Einen höchst interessanten Ansatz bilden die sog. Integritätsprogramme, die man als eine Art Compliance-Programme einstufen kann. Die Integritätsprogramme dienen vor allem dazu, eine mögliche Verurteilung zu vermeiden. Die argentinischen Strafgerichte sind von Gesetzes wegen dazu gezwungen, von einer Verur­teilung abzusehen, wenn infolge einer internen Untersuchung eine Selbstanzeige durch das Unternehmen erstattet wird, ein Integritätsprogramm bereits im Unternehmen vorherrscht und der Wert, der infolge der Bestechung erlangt wurde, zurückerstattet wird.
 

Die Freiheit bei der Auswahl und Implementierung derart notwendiger Compliance-Maßnahmen, die hierzulande herrscht, kennt man in Argentinien allerdings nicht: gesetzlich geregelt sind die Mindest­anforderungen, die an ein solches Integritätsprogramm gestellt werden.

  

Fazit

Argentinien reiht sich in die immer länger werdende Liste von Staaten ein, die mit einem Unternehmens- oder Verbandsstrafrecht Unternehmen künftig deutlich energischer bei Straftaten begegnen.

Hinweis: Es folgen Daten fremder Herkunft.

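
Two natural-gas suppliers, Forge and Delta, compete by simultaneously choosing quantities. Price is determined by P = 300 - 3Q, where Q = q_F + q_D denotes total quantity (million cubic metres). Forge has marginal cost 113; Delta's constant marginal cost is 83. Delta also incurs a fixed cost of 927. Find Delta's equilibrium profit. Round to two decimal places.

1332.59

Forge's profit: π_F = (300 - 3Q)q_F - (113q_F). Setting ∂π_F/∂q_F = 0: 187 - 6q_F - 3(q_D) = 0.
Delta's first-order condition: 217 - 6q_D - 3(q_F) = 0.
Rearranging gives the reaction functions q_F = (187 - 3q_D)/6 and q_D = (217 - 3q_F)/6.
Substituting one into the other gives q_F = 157/9 and q_D = 247/9.
Price P = 300 - 3·(404/9) = 496/3.
Delta's profit: (496/3 - 83)·(247/9) - 927 = 1332.5926.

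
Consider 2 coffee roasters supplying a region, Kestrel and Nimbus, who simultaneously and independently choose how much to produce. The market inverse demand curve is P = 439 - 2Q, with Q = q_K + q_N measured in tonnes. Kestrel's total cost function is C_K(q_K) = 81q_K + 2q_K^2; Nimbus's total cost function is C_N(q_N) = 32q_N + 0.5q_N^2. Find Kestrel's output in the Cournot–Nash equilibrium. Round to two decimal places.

27.11

Kestrel's profit: π_K = (439 - 2Q)q_K - (81q_K + 2q_K²). Setting ∂π_K/∂q_K = 0: 358 - 8q_K - 2(q_N) = 0.
Nimbus's profit: π_N = (439 - 2Q)q_N - (32q_N + (1/2)q_N²). Setting ∂π_N/∂q_N = 0: 407 - 5q_N - 2(q_K) = 0.
Best responses: q_K = (358 - 2q_N)/8, q_N = (407 - 2q_K)/5.
Solving the pair: q_K = 244/9, q_N = 635/9.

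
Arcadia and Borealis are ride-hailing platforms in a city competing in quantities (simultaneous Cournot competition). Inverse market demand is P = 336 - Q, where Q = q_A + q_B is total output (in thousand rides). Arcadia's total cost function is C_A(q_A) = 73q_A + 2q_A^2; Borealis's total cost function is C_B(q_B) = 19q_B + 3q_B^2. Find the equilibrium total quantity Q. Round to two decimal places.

Arcadia's profit: π_A = (336 - Q)q_A - (73q_A + 2q_A²). Setting ∂π_A/∂q_A = 0: 263 - 6q_A - (q_B) = 0.
Borealis's first-order condition: 317 - 8q_B - (q_A) = 0.
Rearranging gives the reaction functions q_A = (263 - q_B)/6 and q_B = (317 - q_A)/8.
Solving the pair: q_A = 1787/47, q_B = 1639/47.
Total output Q = 1787/47 + 1639/47 = 72.8936.

72.89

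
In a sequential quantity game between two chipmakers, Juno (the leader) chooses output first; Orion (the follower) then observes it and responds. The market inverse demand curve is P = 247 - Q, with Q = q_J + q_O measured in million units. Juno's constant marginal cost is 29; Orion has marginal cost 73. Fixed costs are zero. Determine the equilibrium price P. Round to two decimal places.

94.50

The follower Orion best-responds to any q_J: π_O = (247 - Q)q_O - 73q_O.
Follower FOC: 174 - q_J - 2q_O = 0, so q_O(q_J) = (174 - q_J)/2.
The leader anticipates this reaction. Substituting into P = 247 - Q gives P = 160 - (1/2)q_J, so π_J = (160 - (1/2)q_J)q_J - 29q_J.
Leader FOC: 131 - q_J = 0, so q_J = 131.
Then q_O = (174 - 131)/2 = 43/2.
Total output Q = 305/2, so price P = 247 - 305/2 = 189/2.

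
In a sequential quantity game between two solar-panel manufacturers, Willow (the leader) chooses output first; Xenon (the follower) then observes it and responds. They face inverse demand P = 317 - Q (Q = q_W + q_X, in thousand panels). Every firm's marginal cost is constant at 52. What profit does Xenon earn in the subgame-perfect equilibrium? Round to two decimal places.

4389.06

The follower Xenon best-responds to any q_W: π_X = (317 - Q)q_X - 52q_X.
Follower FOC: 265 - q_W - 2q_X = 0, so q_X(q_W) = (265 - q_W)/2.
The leader anticipates this reaction. Substituting into P = 317 - Q gives P = 369/2 - (1/2)q_W, so π_W = (369/2 - (1/2)q_W)q_W - 52q_W.
The leader's first-order condition 265/2 - q_W = 0 yields q_W = 265/2.
Then q_X = (265 - 265/2)/2 = 265/4.
Price P = 317 - 795/4 = 473/4.
Xenon's profit: (473/4 - 52)·(265/4) = 4389.0625.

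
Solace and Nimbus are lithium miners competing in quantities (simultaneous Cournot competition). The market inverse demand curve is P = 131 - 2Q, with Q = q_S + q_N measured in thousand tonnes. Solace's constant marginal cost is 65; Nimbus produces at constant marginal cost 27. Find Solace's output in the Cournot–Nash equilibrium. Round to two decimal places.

4.67

Solace's profit: π_S = (131 - 2Q)q_S - (65q_S). Setting ∂π_S/∂q_S = 0: 66 - 4q_S - 2(q_N) = 0.
Nimbus's profit: π_N = (131 - 2Q)q_N - (27q_N). Setting ∂π_N/∂q_N = 0: 104 - 4q_N - 2(q_S) = 0.
Rearranging gives the reaction functions q_S = (66 - 2q_N)/4 and q_N = (104 - 2q_S)/4.
Solving the pair: q_S = 14/3, q_N = 71/3.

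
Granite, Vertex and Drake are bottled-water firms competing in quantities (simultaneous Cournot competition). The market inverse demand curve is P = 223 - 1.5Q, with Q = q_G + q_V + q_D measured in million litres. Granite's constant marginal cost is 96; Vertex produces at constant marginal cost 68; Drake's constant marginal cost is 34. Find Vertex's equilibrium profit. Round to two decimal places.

925.04

Granite's profit: π_G = (223 - 1.5Q)q_G - (96q_G). Setting ∂π_G/∂q_G = 0: 127 - 3q_G - (3/2)(q_V + q_D) = 0.
Vertex's profit: π_V = (223 - 1.5Q)q_V - (68q_V). Setting ∂π_V/∂q_V = 0: 155 - 3q_V - (3/2)(q_G + q_D) = 0.
Drake's first-order condition: 189 - 3q_D - (3/2)(q_G + q_V) = 0.
Summing all 3 equations gives 471 − 6Q = 0, hence Q = 157/2.
Back-substituting: q_G = (127 − 471/4)/(3/2) = 37/6, q_V = (155 − 471/4)/(3/2) = 149/6, q_D = (189 − 471/4)/(3/2) = 95/2.
Price P = 223 - (3/2)·(157/2) = 421/4.
Vertex's profit: (421/4 - 68)·(149/6) = 925.0417.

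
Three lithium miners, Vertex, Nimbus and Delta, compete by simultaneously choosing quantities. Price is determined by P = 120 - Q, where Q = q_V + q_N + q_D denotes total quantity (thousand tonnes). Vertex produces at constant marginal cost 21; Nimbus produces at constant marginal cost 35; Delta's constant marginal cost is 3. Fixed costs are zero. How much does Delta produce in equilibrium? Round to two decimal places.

41.75

Vertex's profit: π_V = (120 - Q)q_V - (21q_V). Setting ∂π_V/∂q_V = 0: 99 - 2q_V - (q_N + q_D) = 0.
Nimbus's first-order condition: 85 - 2q_N - (q_V + q_D) = 0.
Delta's first-order condition: 117 - 2q_D - (q_V + q_N) = 0.
Adding the 3 first-order conditions: 301 − 4Q = 0, so Q = 301/4.
Back-substituting: q_V = (99 − 301/4) = 95/4, q_N = (85 − 301/4) = 39/4, q_D = (117 − 301/4) = 167/4.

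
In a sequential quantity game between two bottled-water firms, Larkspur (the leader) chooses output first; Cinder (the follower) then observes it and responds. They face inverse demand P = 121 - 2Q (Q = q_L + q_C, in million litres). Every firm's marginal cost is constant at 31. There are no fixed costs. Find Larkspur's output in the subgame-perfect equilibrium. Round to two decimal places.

22.50

The follower Cinder best-responds to any q_L: π_C = (121 - 2Q)q_C - 31q_C.
∂π_C/∂q_C = 90 - 2q_L - 4q_C = 0 gives the reaction function q_C = (90 - 2q_L)/4.
The leader anticipates this reaction. Substituting into P = 121 - 2Q gives P = 76 - q_L, so π_L = (76 - q_L)q_L - 31q_L.
Maximising: ∂π_L/∂q_L = 45 - 2q_L = 0, giving q_L = 45/2.
Then q_C = (90 - 2·(45/2))/4 = 45/4.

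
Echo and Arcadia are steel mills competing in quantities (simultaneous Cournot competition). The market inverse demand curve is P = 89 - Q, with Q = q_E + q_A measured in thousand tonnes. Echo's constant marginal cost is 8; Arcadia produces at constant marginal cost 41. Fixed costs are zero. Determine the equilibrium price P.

46

Echo's profit: π_E = (89 - Q)q_E - (8q_E). Setting ∂π_E/∂q_E = 0: 81 - 2q_E - (q_A) = 0.
Arcadia's profit: π_A = (89 - Q)q_A - (41q_A). Setting ∂π_A/∂q_A = 0: 48 - 2q_A - (q_E) = 0.
So q_E = (81 - q_A)/2 and q_A = (48 - q_E)/2.
Substituting one into the other gives q_E = 38 and q_A = 5.
Total output Q = 43, so price P = 89 - 43 = 46.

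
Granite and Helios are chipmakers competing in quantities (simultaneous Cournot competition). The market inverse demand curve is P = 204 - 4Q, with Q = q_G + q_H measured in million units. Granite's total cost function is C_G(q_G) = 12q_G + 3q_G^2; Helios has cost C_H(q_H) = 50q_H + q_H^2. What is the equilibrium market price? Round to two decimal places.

Granite's profit: π_G = (204 - 4Q)q_G - (12q_G + 3q_G²). Setting ∂π_G/∂q_G = 0: 192 - 14q_G - 4(q_H) = 0.
Helios's profit: π_H = (204 - 4Q)q_H - (50q_H + q_H²). Setting ∂π_H/∂q_H = 0: 154 - 10q_H - 4(q_G) = 0.
Best responses: q_G = (192 - 4q_H)/14, q_H = (154 - 4q_G)/10.
Solving the pair: q_G = 326/31, q_H = 347/31.
Total output Q = 673/31, so price P = 204 - 4·(673/31) = 117.1613.

117.16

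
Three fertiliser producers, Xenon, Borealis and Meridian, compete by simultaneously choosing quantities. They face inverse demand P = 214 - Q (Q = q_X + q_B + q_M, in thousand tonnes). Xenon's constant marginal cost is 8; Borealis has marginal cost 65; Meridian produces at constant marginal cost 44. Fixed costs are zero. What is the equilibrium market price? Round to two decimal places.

82.75

Xenon's profit: π_X = (214 - Q)q_X - (8q_X). Setting ∂π_X/∂q_X = 0: 206 - 2q_X - (q_B + q_M) = 0.
Borealis's profit: π_B = (214 - Q)q_B - (65q_B). Setting ∂π_B/∂q_B = 0: 149 - 2q_B - (q_X + q_M) = 0.
Meridian's profit: π_M = (214 - Q)q_M - (44q_M). Setting ∂π_M/∂q_M = 0: 170 - 2q_M - (q_X + q_B) = 0.
Adding the 3 conditions: 525 − 2Q − 2Q = 0, i.e. Q = 525/4.
Back-substituting: q_X = (206 − 525/4) = 299/4, q_B = (149 − 525/4) = 71/4, q_M = (170 − 525/4) = 155/4.
Total output Q = 525/4, so price P = 214 - 525/4 = 331/4.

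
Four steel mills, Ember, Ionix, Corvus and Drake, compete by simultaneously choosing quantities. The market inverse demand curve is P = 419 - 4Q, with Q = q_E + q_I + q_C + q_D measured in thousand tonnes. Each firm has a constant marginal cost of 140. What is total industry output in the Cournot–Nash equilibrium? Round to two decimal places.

Each firm earns π_i = (419 - 4Q)q_i - 140q_i.
Setting ∂π_i/∂q_i = 0 with rivals' quantities fixed: 279 - 8q_i - 4·Σ_{j≠i} q_j = 0.
By symmetry each firm produces the same amount; substituting Σ_{j≠i} q_j = 3q_i yields q_i = 279/20.
Total output Q = 279/20 + 279/20 + 279/20 + 279/20 = 279/5.

55.80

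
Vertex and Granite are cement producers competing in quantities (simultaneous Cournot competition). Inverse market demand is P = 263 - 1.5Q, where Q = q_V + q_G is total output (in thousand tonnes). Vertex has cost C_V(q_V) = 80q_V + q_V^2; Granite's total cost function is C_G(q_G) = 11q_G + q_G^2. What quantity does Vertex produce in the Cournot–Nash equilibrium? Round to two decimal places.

Vertex's profit: π_V = (263 - 1.5Q)q_V - (80q_V + q_V²). Setting ∂π_V/∂q_V = 0: 183 - 5q_V - (3/2)(q_G) = 0.
Granite's first-order condition: 252 - 5q_G - (3/2)(q_V) = 0.
Rearranging gives the reaction functions q_V = (183 - (3/2)q_G)/5 and q_G = (252 - (3/2)q_V)/5.
Substituting one into the other gives q_V = 23.6044 and q_G = 43.3187.

23.60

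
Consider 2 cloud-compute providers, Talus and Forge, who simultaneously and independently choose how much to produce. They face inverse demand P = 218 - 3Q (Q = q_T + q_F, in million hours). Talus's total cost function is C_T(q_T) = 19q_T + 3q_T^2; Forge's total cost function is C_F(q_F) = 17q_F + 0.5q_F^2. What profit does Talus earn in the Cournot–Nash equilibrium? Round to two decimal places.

Talus's profit: π_T = (218 - 3Q)q_T - (19q_T + 3q_T²). Setting ∂π_T/∂q_T = 0: 199 - 12q_T - 3(q_F) = 0.
Forge's profit: π_F = (218 - 3Q)q_F - (17q_F + (1/2)q_F²). Setting ∂π_F/∂q_F = 0: 201 - 7q_F - 3(q_T) = 0.
So q_T = (199 - 3q_F)/12 and q_F = (201 - 3q_T)/7.
Substituting one into the other gives q_T = 158/15 and q_F = 121/5.
Price P = 218 - 3·(521/15) = 569/5.
Talus's profit: (569/5)·(158/15) - 19·(158/15) - 3(158/15)² = 665.7067.

665.71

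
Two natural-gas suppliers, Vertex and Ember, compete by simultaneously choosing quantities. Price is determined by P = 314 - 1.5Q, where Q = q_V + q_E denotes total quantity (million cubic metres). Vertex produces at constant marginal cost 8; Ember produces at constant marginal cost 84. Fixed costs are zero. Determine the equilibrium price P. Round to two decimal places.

Vertex's profit: π_V = (314 - 1.5Q)q_V - (8q_V). Setting ∂π_V/∂q_V = 0: 306 - 3q_V - (3/2)(q_E) = 0.
Ember's first-order condition: 230 - 3q_E - (3/2)(q_V) = 0.
Best responses: q_V = (306 - (3/2)q_E)/3, q_E = (230 - (3/2)q_V)/3.
Solving the pair: q_V = 764/9, q_E = 308/9.
Total output Q = 1072/9, so price P = 314 - (3/2)·(1072/9) = 406/3.

135.33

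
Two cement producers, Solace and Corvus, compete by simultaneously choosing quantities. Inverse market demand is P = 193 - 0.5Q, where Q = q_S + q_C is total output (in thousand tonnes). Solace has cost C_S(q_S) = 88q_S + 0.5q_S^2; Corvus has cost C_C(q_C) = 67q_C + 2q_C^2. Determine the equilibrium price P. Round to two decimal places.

Solace's profit: π_S = (193 - 0.5Q)q_S - (88q_S + (1/2)q_S²). Setting ∂π_S/∂q_S = 0: 105 - 2q_S - (1/2)(q_C) = 0.
Corvus's first-order condition: 126 - 5q_C - (1/2)(q_S) = 0.
Rearranging gives the reaction functions q_S = (105 - (1/2)q_C)/2 and q_C = (126 - (1/2)q_S)/5.
Substituting one into the other gives q_S = 616/13 and q_C = 266/13.
Total output Q = 882/13, so price P = 193 - (1/2)·(882/13) = 159.0769.

159.08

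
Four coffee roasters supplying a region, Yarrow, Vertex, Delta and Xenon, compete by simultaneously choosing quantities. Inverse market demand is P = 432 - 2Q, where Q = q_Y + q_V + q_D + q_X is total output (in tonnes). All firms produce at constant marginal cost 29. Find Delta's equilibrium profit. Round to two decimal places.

A representative firm's profit is π_i = q_i(432 - 2Q) - 29q_i.
First-order condition (treating rivals' output as given): 403 - 4q_i - 2·Σ_{j≠i} q_j = 0.
By symmetry each firm produces the same amount; substituting Σ_{j≠i} q_j = 3q_i yields q_i = 403/10.
Price P = 432 - 2·(806/5) = 548/5.
Delta's profit: (548/5 - 29)·(403/10) = 3248.1800.

3248.18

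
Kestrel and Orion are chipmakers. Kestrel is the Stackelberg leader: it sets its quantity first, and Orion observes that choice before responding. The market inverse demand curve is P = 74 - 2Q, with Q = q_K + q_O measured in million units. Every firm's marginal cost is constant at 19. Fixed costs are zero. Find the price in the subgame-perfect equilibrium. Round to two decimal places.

The follower Orion best-responds to any q_K: π_O = (74 - 2Q)q_O - 19q_O.
Setting the follower's marginal profit to zero, 55 - 2q_K - 4q_O = 0, i.e. q_O = (55 - 2q_K)/4.
The leader anticipates this reaction. Substituting into P = 74 - 2Q gives P = 93/2 - q_K, so π_K = (93/2 - q_K)q_K - 19q_K.
The leader's first-order condition 55/2 - 2q_K = 0 yields q_K = 55/4.
Then q_O = (55 - 2·(55/4))/4 = 55/8.
Total output Q = 165/8, so price P = 74 - 2·(165/8) = 131/4.

32.75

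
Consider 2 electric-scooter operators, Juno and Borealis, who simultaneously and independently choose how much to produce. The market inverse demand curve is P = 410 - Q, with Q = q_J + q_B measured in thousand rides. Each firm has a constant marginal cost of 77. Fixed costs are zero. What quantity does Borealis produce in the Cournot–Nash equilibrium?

111

A representative firm's profit is π_i = q_i(410 - Q) - 77q_i.
Setting ∂π_i/∂q_i = 0 with rivals' quantities fixed: 333 - 2q_i - q_j = 0.
By symmetry each firm produces the same amount; substituting q_j = q_i yields q_i = 333/3 = 111.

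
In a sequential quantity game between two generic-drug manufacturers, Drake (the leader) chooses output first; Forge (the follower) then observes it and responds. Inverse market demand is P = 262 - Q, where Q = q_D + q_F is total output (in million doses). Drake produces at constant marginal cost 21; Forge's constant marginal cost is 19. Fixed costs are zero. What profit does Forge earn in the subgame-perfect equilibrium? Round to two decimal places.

3813.06

Solve by backward induction. Given q_D, the follower Forge maximises π_F = (262 - q_D - q_F)q_F - 19q_F.
∂π_F/∂q_F = 243 - q_D - 2q_F = 0 gives the reaction function q_F = (243 - q_D)/2.
Drake substitutes q_F(q_D) into its own profit: π_D = q_D(262 - q_D - (243 - q_D)/2) - 21q_D = (281/2 - (1/2)q_D)q_D - 21q_D.
Maximising: ∂π_D/∂q_D = 239/2 - q_D = 0, giving q_D = 239/2.
Then q_F = (243 - 239/2)/2 = 247/4.
Price P = 262 - 725/4 = 323/4.
Forge's profit: (323/4 - 19)·(247/4) = 3813.0625.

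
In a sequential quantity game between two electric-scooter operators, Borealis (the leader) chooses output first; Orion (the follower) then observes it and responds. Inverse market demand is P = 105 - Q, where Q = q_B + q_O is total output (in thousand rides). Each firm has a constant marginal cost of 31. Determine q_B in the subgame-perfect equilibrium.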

Im Koalitionsvertrag deutlich angesprochen, wird es wohl nur eine Frage der Zeit sein, bis auch in Deutschland das erste derartige Gesetz zur Verbands- oder Unternehmensstrafbarkeit in Kraft tritt. 

 

Aus diesem Grund ist es für Unternehmen mehr denn je geboten, ihr Unternehmen  auf den Prüfstand zu stellen und ggf. erste bzw. weitere Maßnahmen zu treffen, um Straftaten im Unternehmensgefüge zumindest zu erschweren.